Richards Bay Coal Terminal (RBCT) is forecasting coal export volumes of 57-million metric tons this year, 2-million more than it anticipated in January. This as Transnet’s Freight Operating Company improves the performance of the coal corridor.
The rail operator is tackling crime by deploying technology, while also addressing the shortage of locomotives and poor signalling on the rail tracks, after years of underperformance.
“We finished our calendar year at 52-million tons. We had a budget this year of 55-million tons, slightly down on Transnet’s budget, which goes to March. We are certainly hoping to get to 56/57-million tons,” RBCT CEO Alan Waller told the coal & energy transition day event in Johannesburg this week.

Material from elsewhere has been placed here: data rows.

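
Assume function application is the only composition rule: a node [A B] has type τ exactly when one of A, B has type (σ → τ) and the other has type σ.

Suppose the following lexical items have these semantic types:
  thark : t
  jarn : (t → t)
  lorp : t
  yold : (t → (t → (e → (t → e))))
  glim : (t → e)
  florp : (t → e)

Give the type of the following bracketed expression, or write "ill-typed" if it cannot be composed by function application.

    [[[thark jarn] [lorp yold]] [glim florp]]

[thark jarn]: jarn is (t → t), thark is t; result t.
[lorp yold]: yold is (t → (t → (e → (t → e)))), lorp is t; result (t → (e → (t → e))).
[[thark jarn] [lorp yold]]: [lorp yold] is (t → (e → (t → e))), [thark jarn] is t; result (e → (t → e)).
[glim florp]: (t → e) and (t → e) cannot combine by function application — type clash.

ill-typed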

He said the RBCT undertook an infrastructure assessment last week to scan the whole north corridor and branch lines to help plan for critical maintenance. They found that security was still a major challenge but contracted security companies had come to the party with devices to detect tampering with overhead lines.
“We are hoping to get greater protection of the line in critical areas where, if we have an incident, it hurts us.”
Ian Bird, senior executive for the transport and logistics focal area at Business Unity South Africa, said Transnet’s overall performance was still below the target set in its turnaround plan of moving 170m tonnes of freight by 2025. “There remains a gap. What we are seeing is the performance is incremental ... it is incremental in terms of what the system is capable of and more importantly what the economy requires,” he said.
In terms of coal exports, they were projecting between 58MT and 60MT.
Bird said the new management at Transnet, appointed in 2024, had contributed to the improvement.
“There has been a degree of transparency in the last 18 months in terms of operations, challenges, in terms of willingness to work together between the coal export parties, Transnet, and the national logistics crisis committee out of the Presidency.”
However, more needs to be done to tackle derailments, crime, and locomotive breakdowns, he said.
Transnet Freight Rail CEO Russell Baatjies said it took time to build rail capacity and repair locomotives. “I announced last year the first of the locos will come out in August this year — that is exactly 12 months later. You need to establish supply chains and get these locos back into service,” he said.
In the last three months, four power station managers have been suspended for seven days for not bringing back the units they said they’d bring back on time
— Silas Zimu, special adviser to the minister of electricity and energy
Due to an impasse with the Chinese locomotive supplier, the company had to repair the locomotives in-house, he said. “We had to change our plan in terms of the new locos we were building through Transnet engineering and deployed 23 E-locos on the coal line. Our plan is to deploy 90 E-locos; we have 45 of them there.”
Security is a major issue, he added. “We went into collaboration with Richards Bay Coal Terminal, and we changed service providers; you can see the results.”
Meanwhile, Eskom briefly suspended four general managers at troubled coal-fired plants that had experienced serious breakdowns over the last few months.
“In the last three months, four power station managers have been suspended for seven days for not bringing back the units they said they’d bring back on time,” said Silas Zimu, special adviser to the minister of electricity and energy.
“We are starting to say, ‘let them pay for it’, because we cannot say to God: ‘Bring the sun at a time we want, remove the clouds, don’t take the wind.’ He does not have a cellphone. But the GMs at power stations have cellphones. It is starting to bite on people. I’m saying, these things are realistic, at some stage we’re going to dismiss them, and then it’s going to be bad.”
Mike Teke, CEO of coal miner Seriti Resources, said the group had invested in renewables, despite criticism it was greenwashing.
“I don’t spend time in noise and politics; I’m am a pragmatic person. As a business, we’re saying, the interest of [Africa] to survive, and be big and strong, and compete globally, we need a strong energy base as a continent,” he said.
“Let us start in our country, strengthen our energy mix, and that is why we have invested in Seriti Green, so there are huge opportunities in energy for us.”